Type_Academic 

   M.Arch Graduate Thesis 

   Year_2017 

brief

  • 8-month self-directed research project

  • 10,000 word research document and images

More Stories About Ports and Polar Bears:

A Future for Churchill, Manitoba

          In the summer of 2016, the only arctic seaport of Canada in Churchill, Manitoba, faced a controversial and complete closure of operations. The port’s vacant grain elevators tower over the coastal tundra landscape as a landmark to the town’s existence as a former outpost of northern prosperity shaped by the railway and past technological and military advancements, and scientific ambitions.

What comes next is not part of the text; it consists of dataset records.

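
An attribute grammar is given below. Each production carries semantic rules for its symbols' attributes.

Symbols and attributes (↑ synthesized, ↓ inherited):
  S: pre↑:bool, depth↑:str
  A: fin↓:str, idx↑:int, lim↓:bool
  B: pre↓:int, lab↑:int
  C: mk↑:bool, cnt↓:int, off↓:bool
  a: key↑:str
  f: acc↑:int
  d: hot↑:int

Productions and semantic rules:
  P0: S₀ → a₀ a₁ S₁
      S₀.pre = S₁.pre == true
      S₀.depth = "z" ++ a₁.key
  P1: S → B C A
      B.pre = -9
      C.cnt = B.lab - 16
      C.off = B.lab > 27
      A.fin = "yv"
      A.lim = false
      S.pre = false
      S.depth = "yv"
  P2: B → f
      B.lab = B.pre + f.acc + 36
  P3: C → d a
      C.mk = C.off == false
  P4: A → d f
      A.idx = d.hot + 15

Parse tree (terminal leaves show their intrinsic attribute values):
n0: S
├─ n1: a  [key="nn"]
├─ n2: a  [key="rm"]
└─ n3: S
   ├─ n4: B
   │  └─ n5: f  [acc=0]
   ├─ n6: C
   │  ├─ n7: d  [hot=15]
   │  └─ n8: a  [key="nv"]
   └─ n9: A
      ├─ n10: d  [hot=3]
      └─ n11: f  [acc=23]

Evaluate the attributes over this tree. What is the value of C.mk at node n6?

1. n1.key = "nn"  [terminal]
2. n2.key = "rm"  [terminal]
3. n4.pre = -9  [-9]
4. n5.acc = 0  [terminal]
5. n4.lab = 27  [B.pre + f.acc + 36]
6. n6.cnt = 11  [B.lab - 16]
7. n6.off = false  [B.lab > 27]
8. n7.hot = 15  [terminal]
9. n8.key = "nv"  [terminal]
10. n6.mk = true  [C.off == false]
11. n9.fin = "yv"  ["yv"]
12. n9.lim = false  [false]
13. n10.hot = 3  [terminal]
14. n11.acc = 23  [terminal]
15. n9.idx = 18  [d.hot + 15]
16. n3.pre = false  [false]
17. n3.depth = "yv"  ["yv"]
18. n0.pre = false  [S₁.pre == true]
19. n0.depth = "zrm"  ["z" ++ a₁.key]

true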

          The project imagines a re-appropriation of the Churchill sea port and its infrastructure through themes of nature and technology. Narratives of the relationship between humans and the environment is explored through the advent of an optimistically changing climate and its effects on existing 

buildings. This thesis substantiates a reconsideration for how global climate change might influence long term decisions for the built environment in northern Canada.

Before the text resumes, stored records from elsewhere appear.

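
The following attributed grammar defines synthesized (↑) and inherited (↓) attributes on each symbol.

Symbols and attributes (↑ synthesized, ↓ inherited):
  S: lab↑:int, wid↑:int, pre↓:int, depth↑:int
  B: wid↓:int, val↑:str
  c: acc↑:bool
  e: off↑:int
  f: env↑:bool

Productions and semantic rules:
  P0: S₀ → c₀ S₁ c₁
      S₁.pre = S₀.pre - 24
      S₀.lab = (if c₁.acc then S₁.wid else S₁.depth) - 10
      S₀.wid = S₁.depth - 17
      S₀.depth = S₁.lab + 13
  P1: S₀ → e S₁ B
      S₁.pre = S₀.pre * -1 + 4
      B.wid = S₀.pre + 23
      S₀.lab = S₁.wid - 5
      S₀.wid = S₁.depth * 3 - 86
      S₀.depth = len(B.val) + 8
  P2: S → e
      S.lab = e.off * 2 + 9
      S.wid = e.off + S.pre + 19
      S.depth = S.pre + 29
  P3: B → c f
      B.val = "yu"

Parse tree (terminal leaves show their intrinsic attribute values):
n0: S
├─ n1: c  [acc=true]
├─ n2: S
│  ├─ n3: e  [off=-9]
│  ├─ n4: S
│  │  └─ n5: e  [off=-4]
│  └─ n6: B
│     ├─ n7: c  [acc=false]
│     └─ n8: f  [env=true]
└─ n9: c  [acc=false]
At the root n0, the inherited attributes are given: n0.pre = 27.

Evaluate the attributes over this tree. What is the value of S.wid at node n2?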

           The practice of drawing became a way to study, compile, and imagine future architectures of the seaport. Borrowing techniques from the composite ideogram drawings of architect Douglas Darden, engineered orthographic design drawings of grain port equipment and structures are composed, collaged and laid over plans and sections of the existing structures. Collaging these contextually familiar objects together injects a specific formal language for the speculative drawings. Above, 

drawn layers connects formally spatial and programmatic ideas through layers of existing architecture and the compositions of collaged imagery.